エアコンと圧力鍋で理解するボイル・シャルルの法則
今日はたぶん熱力学、化学ではなく物理の側から
熱を制するものはQoLを制するのだ
ボイル・シャルルの法則
圧力と体積と温度
wikipediaによると
$${P}$$を圧力、$${V}$$を体積、$${T}$$を温度とすると次が成り立つ。
$$
\displaystyle \frac{PV}{T} = k
$$
ただし、$${k}$$は定数。これら3つはどれかが変化すると別のどれかも変化する、そしてそれらをまとめたものは一定であるということを意味する。体積については次にようにイメージしよう。

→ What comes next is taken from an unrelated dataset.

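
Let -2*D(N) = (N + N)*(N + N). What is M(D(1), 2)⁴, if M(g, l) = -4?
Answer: 256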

体積$${V}$$が一定である → ステンレスの鍋をイメージしよう
体積$${V}$$が一定でない → ゴムの風船をイメージしよう
温度$${T}$$を一定に保ちつつ、体積$${V}$$を1/2にしてみると、圧力$${P}$$は2倍になる(風船を割れないように押し込んでみるイメージ)。要するに、押し込めたり引っ張ったりすると反発する。これがボイルの法則。
圧力$${P}$$を一定に保ちつつ、温度$${T}$$を2倍にしたら、体積$${V}$$も2倍になる(ただしここでの温度の単位は絶対温度だから、この例えは直感的ではないかもしれない)。要するに、ものは温めると膨張する。これがシャルルの法則。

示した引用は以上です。